Address
- 2A School Lane Roosevelt, Monmouth County, New Jersey, 08555 United States
- Coordinates: 40°13′17″N 74°28′28″W﻿ / ﻿40.22131°N 74.474484°W

District information
- Grades: PreK-5
- Superintendent: Karen Barry (acting)
- Business administrator: Bernard Biesiada
- Schools: 1

Students and staff
- Enrollment: 89 (as of 2022–23)
- Faculty: 8.0 FTEs
- Student–teacher ratio: 11.1:1

Other information
- District Factor Group: GH
- Website: www.rps1.org
| Ind. | Per pupil | District spending | Rank (*) | K-6 average | %± vs. average |
| 1A | Total Spending | $20,231 | 49 | $18,891 | 7.1% |
| 1 | Budgetary Cost | 16,252 | 45 | 13,649 | 19.1% |
| 2 | Classroom Instruction | 10,120 | 45 | 8,366 | 21.0% |
| 6 | Support Services | 1,846 | 16 | 2,161 | −14.6% |
| 8 | Administrative Cost | 1,801 | 40 | 1,467 | 22.8% |
| 10 | Operations & Maintenance | 2,468 | 55 | 1,552 | 59.0% |
| 13 | Extracurricular Activities | 17 | 14 | 39 | −56.4% |
| 16 | Median Teacher Salary | 47,581 | 3 | 57,437 |
Data from NJDoE 2014 Taxpayers' Guide to Education Spending. *Of K-6 districts with any number of students. Lowest spending=1; Highest=59

= Roosevelt Public School District =

School district in Monmouth County, New Jersey, US

The Roosevelt Public School District is a community public school district that serves students in pre-kindergarten through fifth grade from Roosevelt in Monmouth County, in the U.S. state of New Jersey.

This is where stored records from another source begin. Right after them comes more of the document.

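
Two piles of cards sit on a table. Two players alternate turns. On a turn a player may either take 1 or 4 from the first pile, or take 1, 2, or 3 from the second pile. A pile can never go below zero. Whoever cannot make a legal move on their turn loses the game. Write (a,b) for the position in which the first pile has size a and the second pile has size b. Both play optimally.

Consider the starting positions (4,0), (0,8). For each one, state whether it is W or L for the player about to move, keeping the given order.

Work bottom-up. With no move the player to move loses. Otherwise the position is W if at least one move leads to an L position for the opponent, and L if every move leads to a W.
No move ever increases a pile, so every position that can arise here has a ≤ 4 and b ≤ 8; it is enough to label the cells with 0 ≤ a ≤ 4 and 0 ≤ b ≤ 8.
Every move lowers a or b (never raises either), so fill the grid row by row in increasing a, and left to right within a row: each cell's successors are then already labelled.
      b=0  b=1  b=2  b=3  b=4  b=5  b=6  b=7  b=8
a=0:    L    W    W    W    L    W    W    W    L
a=1:    W    L    W    W    W    L    W    W    W
a=2:    L    W    W    W    L    W    W    W    L
a=3:    W    L    W    W    W    L    W    W    W
a=4:    W    W    L    W    W    W    L    W    W
Cells with no legal move (terminal, hence L): (0,0).
The remaining L cells, each justified by listing all of its moves:
(0,4): →(0,3)(W), (0,2)(W), (0,1)(W) — all W, so L
(0,8): →(0,7)(W), (0,6)(W), (0,5)(W) — all W, so L
(1,1): →(0,1)(W), (1,0)(W) — all W, so L
(1,5): →(0,5)(W), (1,4)(W), (1,3)(W), (1,2)(W) — all W, so L
(2,0): →(1,0)(W) only, which is W, so L
(2,4): →(1,4)(W), (2,3)(W), (2,2)(W), (2,1)(W) — all W, so L
(2,8): →(1,8)(W), (2,7)(W), (2,6)(W), (2,5)(W) — all W, so L
(3,1): →(2,1)(W), (3,0)(W) — all W, so L
(3,5): →(2,5)(W), (3,4)(W), (3,3)(W), (3,2)(W) — all W, so L
(4,2): →(3,2)(W), (0,2)(W), (4,1)(W), (4,0)(W) — all W, so L
(4,6): →(3,6)(W), (0,6)(W), (4,5)(W), (4,4)(W), (4,3)(W) — all W, so L
Every other cell has at least one move into one of the L cells above, so it is W.
(4,0): the move to (0,0) reaches an L cell, so W
(0,8): one of the L cells justified above, so L

(4,0): W, (0,8): L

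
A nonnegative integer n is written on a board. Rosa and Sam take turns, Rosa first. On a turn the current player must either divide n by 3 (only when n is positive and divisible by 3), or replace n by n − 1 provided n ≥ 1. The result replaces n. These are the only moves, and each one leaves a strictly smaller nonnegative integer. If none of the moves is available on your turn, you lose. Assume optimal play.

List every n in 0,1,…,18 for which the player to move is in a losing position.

0, 2, 4, 7, 9, 11, 13, 15, 17

Classify positions by backward induction: terminal positions (no move available) are L. From any other position, the mover wins iff some move reaches an L.
n=0: no move → L
n=1: W (go to 0, an L position)
n=2: L (sole option 1(W) is W)
n=3: W (go to 2, an L position)
n=4: L (sole option 3(W) is W)
n=5: W (go to 4, an L position)
n=6: W (go to 2, an L position)
n=7: L (sole option 6(W) is W)
n=8: W (go to 7, an L position)
n=9: L (options 3(W), 8(W) are all W)
n=10: W (go to 9, an L position)
n=11: L (sole option 10(W) is W)
n=12: W (go to 4, an L position)
n=13: L (sole option 12(W) is W)
n=14: W (go to 13, an L position)
n=15: L (options 5(W), 14(W) are all W)
n=16: W (go to 15, an L position)
n=17: L (sole option 16(W) is W)
n=18: W (go to 17, an L position)
The losing starting values of n are exactly the entries labelled L in this table (9 of them).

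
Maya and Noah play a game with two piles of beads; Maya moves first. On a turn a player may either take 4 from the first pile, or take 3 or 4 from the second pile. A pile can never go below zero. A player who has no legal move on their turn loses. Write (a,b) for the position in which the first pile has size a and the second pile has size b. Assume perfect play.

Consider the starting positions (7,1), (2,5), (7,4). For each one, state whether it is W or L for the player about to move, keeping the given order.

Positions with no move are L. A position that does have a move is losing for the player to move precisely when every available move leads to a winning position for the opponent. Fill in the labels:
No move ever increases a pile, so every position that can arise here has a ≤ 7 and b ≤ 5; it is enough to label the cells with 0 ≤ a ≤ 7 and 0 ≤ b ≤ 5.
Every move lowers a or b (never raises either), so fill the grid row by row in increasing a, and left to right within a row: each cell's successors are then already labelled.
      b=0  b=1  b=2  b=3  b=4  b=5
a=0:    L    L    L    W    W    W
a=1:    L    L    L    W    W    W
a=2:    L    L    L    W    W    W
a=3:    L    L    L    W    W    W
a=4:    W    W    W    L    L    L
a=5:    W    W    W    L    L    L
a=6:    W    W    W    L    L    L
a=7:    W    W    W    L    L    L
Cells with no legal move (terminal, hence L): (0,0), (0,1), (0,2), (1,0), (1,1), (1,2), (2,0), (2,1), (2,2), (3,0), (3,1), (3,2).
The remaining L cells, each justified by listing all of its moves:
(4,3): →(0,3)(W), (4,0)(W) — all W, so L
(4,4): →(0,4)(W), (4,1)(W), (4,0)(W) — all W, so L
(4,5): →(0,5)(W), (4,2)(W), (4,1)(W) — all W, so L
(5,3): →(1,3)(W), (5,0)(W) — all W, so L
(5,4): →(1,4)(W), (5,1)(W), (5,0)(W) — all W, so L
(5,5): →(1,5)(W), (5,2)(W), (5,1)(W) — all W, so L
(6,3): →(2,3)(W), (6,0)(W) — all W, so L
(6,4): →(2,4)(W), (6,1)(W), (6,0)(W) — all W, so L
(6,5): →(2,5)(W), (6,2)(W), (6,1)(W) — all W, so L
(7,3): →(3,3)(W), (7,0)(W) — all W, so L
(7,4): →(3,4)(W), (7,1)(W), (7,0)(W) — all W, so L
(7,5): →(3,5)(W), (7,2)(W), (7,1)(W) — all W, so L
Every other cell has at least one move into one of the L cells above, so it is W.
(7,1): the move to (3,1) reaches an L cell, so W
(2,5): the move to (2,2) reaches an L cell, so W
(7,4): one of the L cells justified above, so L

(7,1): W, (2,5): W, (7,4): L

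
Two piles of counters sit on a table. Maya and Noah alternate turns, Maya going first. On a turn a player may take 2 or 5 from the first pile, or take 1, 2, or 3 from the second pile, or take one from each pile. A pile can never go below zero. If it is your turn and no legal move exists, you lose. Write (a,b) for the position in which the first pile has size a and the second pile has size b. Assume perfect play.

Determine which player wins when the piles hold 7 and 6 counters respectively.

Maya wins.

Compute win/loss labels from the base case upward. A position with no move is L. Any other position is W if it can reach an L in one move, else L.
No move ever increases a pile, so every position that can arise here has a ≤ 7 and b ≤ 6; it is enough to label the cells with 0 ≤ a ≤ 7 and 0 ≤ b ≤ 6.
Every move lowers a or b (never raises either), so fill the grid row by row in increasing a, and left to right within a row: each cell's successors are then already labelled.
      b=0  b=1  b=2  b=3  b=4  b=5  b=6
a=0:    L    W    W    W    L    W    W
a=1:    L    W    W    W    L    W    W
a=2:    W    W    L    W    W    W    L
a=3:    W    L    W    W    W    L    W
a=4:    L    W    W    W    L    W    W
a=5:    W    W    L    W    W    W    L
a=6:    W    L    W    W    W    L    W
a=7:    L    W    W    W    L    W    W
Cells with no legal move (terminal, hence L): (0,0), (1,0).
The remaining L cells, each justified by listing all of its moves:
(0,4): →(0,3)(W), (0,2)(W), (0,1)(W) — all W, so L
(1,4): →(1,3)(W), (1,2)(W), (1,1)(W), (0,3)(W) — all W, so L
(2,2): →(0,2)(W), (2,1)(W), (2,0)(W), (1,1)(W) — all W, so L
(2,6): →(0,6)(W), (2,5)(W), (2,4)(W), (2,3)(W), (1,5)(W) — all W, so L
(3,1): →(1,1)(W), (3,0)(W), (2,0)(W) — all W, so L
(3,5): →(1,5)(W), (3,4)(W), (3,3)(W), (3,2)(W), (2,4)(W) — all W, so L
(4,0): →(2,0)(W) only, which is W, so L
(4,4): →(2,4)(W), (4,3)(W), (4,2)(W), (4,1)(W), (3,3)(W) — all W, so L
(5,2): →(3,2)(W), (0,2)(W), (5,1)(W), (5,0)(W), (4,1)(W) — all W, so L
(5,6): →(3,6)(W), (0,6)(W), (5,5)(W), (5,4)(W), (5,3)(W), (4,5)(W) — all W, so L
(6,1): →(4,1)(W), (1,1)(W), (6,0)(W), (5,0)(W) — all W, so L
(6,5): →(4,5)(W), (1,5)(W), (6,4)(W), (6,3)(W), (6,2)(W), (5,4)(W) — all W, so L
(7,0): →(5,0)(W), (2,0)(W) — all W, so L
(7,4): →(5,4)(W), (2,4)(W), (7,3)(W), (7,2)(W), (7,1)(W), (6,3)(W) — all W, so L
Every other cell has at least one move into one of the L cells above, so it is W.
From (7,6) Maya can move to (5,6), reaching an L position.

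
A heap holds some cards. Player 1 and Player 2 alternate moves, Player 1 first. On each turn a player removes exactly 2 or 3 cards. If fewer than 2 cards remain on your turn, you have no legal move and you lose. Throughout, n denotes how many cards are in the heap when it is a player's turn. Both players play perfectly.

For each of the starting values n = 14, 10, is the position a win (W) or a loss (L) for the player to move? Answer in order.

Work bottom-up. With no move the player to move loses. Otherwise the position is W if at least one move leads to an L position for the opponent, and L if every move leads to a W.
n=0: no move → L
n=1: no move → L
n=2: can move to 0, which is L ⇒ W
n=3: can move to 1, which is L ⇒ W
n=4: can move to 1, which is L ⇒ W
n=5: moves to 3(W), 2(W); every one is W ⇒ L
n=6: moves to 4(W), 3(W); every one is W ⇒ L
n=7: can move to 5, which is L ⇒ W
n=8: can move to 6, which is L ⇒ W
n=9: can move to 6, which is L ⇒ W
n=10: moves to 8(W), 7(W); every one is W ⇒ L
n=11: moves to 9(W), 8(W); every one is W ⇒ L
n=12: can move to 10, which is L ⇒ W
n=13: can move to 11, which is L ⇒ W
n=14: can move to 11, which is L ⇒ W

14: W, 10: L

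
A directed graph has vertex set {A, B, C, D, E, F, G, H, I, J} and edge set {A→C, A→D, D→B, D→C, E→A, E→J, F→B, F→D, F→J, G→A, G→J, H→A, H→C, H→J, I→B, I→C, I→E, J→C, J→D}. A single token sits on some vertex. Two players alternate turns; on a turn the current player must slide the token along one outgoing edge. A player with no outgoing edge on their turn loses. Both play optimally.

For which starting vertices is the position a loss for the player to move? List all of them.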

As of the 2022–23 school year, the district, comprised of one school, had an enrollment of 89 students and 8.0 classroom teachers (on an FTE basis), for a student–teacher ratio of 11.1:1. In the 2016–17 school year, Roosevelt had the 6th-smallest enrollment of any school district in the state, with 88 students.

The district is classified by the New Jersey Department of Education as being in District Factor Group "GH", the third-highest of eight groupings. District Factor Groups organize districts statewide to allow comparison by common socioeconomic characteristics of the local districts. From lowest socioeconomic status to highest, the categories are A, B, CD, DE, FG, GH, I and J.

For sixth through twelfth grades, public school students attend the East Windsor Regional School District, which serves students from East Windsor Township and Hightstown Borough, with students from Roosevelt attending as part of a sending/receiving relationship. Schools in the East Windsor district attended by Roosevelt students (with 2021–22 enrollment data from the National Center for Education Statistics) are
Melvin H. Kreps Middle School with 1,194 students in grades 6–8 and
Hightstown High School with 1,621 students in grades 9–12.

==Schools==
- Roosevelt Public School had an enrollment of 82 students in grades PreK-6 in the 2021–22 school year.
  - Gina Morrone, principal, replacing Mary Robinson Cohen

==Administration==
Core members of the district's administration as of October 2023 are:
- Karen Barry, acting superintendent
- Gina Morrone, principal
- Bernard Biesiada, business administrator and board secretary

==Board of education==
The district's board of education, comprised of nine members, sets policy and oversees the fiscal and educational operation of the district through its administration. As a Type II school district, the board's trustees are elected directly by voters to serve three-year terms of office on a staggered basis, with three seats up for election each year held (since 2012) as part of the November general election. The board appoints a superintendent to oversee the district's day-to-day operations and a business administrator to supervise the business functions of the district.